Another piece of health policy signed into law was the Rural Health Care Stabilization Act. Introduced by Sen. Leader Phil Berger, R-Rockingham, language from this bill was rolled into a larger bill and eventually passed both houses and was signed by the governor. This provision would allow rural hospitals in a financial crisis to apply for a loan from the state government. The law details the protocol for application and repayments of the loan.
While there was some great work done at the General Assembly to fight Medicaid expansion and get the AHP bill signed into law, the work is far from over to help North Carolinians get more affordable and easier access to health care. Several bills were introduced to deal with important health care policy issues, only to die in committee or on the floor. Among those were bills to amend the state’s certificate of need laws and to reorganize how nurse practitioners and other advanced practice registered nurses are regulated. Further, there are areas ripe for reform, such as telehealth and dental therapy, which should be addressed next session.
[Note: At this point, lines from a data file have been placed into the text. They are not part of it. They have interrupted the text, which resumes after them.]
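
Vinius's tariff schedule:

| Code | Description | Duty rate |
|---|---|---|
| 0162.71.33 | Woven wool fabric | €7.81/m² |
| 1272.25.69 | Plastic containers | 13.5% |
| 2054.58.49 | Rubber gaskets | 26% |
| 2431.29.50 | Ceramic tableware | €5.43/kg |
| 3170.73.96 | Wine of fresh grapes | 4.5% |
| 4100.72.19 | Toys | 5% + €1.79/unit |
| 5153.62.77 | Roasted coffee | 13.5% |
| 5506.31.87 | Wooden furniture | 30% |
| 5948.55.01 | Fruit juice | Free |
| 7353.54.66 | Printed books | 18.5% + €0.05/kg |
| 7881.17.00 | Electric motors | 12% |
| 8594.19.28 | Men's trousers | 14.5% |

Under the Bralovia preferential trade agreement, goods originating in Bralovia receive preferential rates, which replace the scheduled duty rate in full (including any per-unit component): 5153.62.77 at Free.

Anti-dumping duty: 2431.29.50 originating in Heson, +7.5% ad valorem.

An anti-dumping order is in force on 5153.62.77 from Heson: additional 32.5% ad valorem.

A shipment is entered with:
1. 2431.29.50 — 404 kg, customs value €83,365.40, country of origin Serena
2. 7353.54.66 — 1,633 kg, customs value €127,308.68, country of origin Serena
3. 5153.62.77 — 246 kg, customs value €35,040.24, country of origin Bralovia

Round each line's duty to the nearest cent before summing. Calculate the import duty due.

€25,827.48

Line 1 (2431.29.50, Serena, 404 kg, €83,365.40):
Base rate for 2431.29.50 is €5.43/kg.
The additional-duty order on 2431.29.50 targets Heson, not Serena; it does not apply.
Duty = 404 × €5.43 = €2,193.72.
Line 2 (7353.54.66, Serena, 1,633 kg, €127,308.68):
Base rate for 7353.54.66 is 18.5% + €0.05/kg.
Duty = €127,308.68 × 18.5% + 1,633 × €0.05 = €23,633.76.
Line 3 (5153.62.77, Bralovia, 246 kg, €35,040.24):
Base rate for 5153.62.77 is 13.5%.
Origin Bralovia qualifies under the Vinius–Bralovia agreement and 5153.62.77 is covered: preferential rate Free applies instead.
The additional-duty order on 5153.62.77 targets Heson, not Bralovia; it does not apply.
Duty = €35,040.24 × 0% = €0.00.
Total = €2,193.72 + €23,633.76 + €0.00 = €25,827.48.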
Health care isn’t going away as the top issue for most voters. I hope lawmakers continue to build on the work they did this session by implementing more market-oriented reforms in the health care sector. North Carolinians are denied a level of affordability and access to health care because of invasive government regulation of the health care industry. We must address these supply-side issues at the state level if we want to seriously make progress on lowering the cost of care and on increasing access for residents.
Jordan Roberts is health care policy analyst for the John Locke Foundation.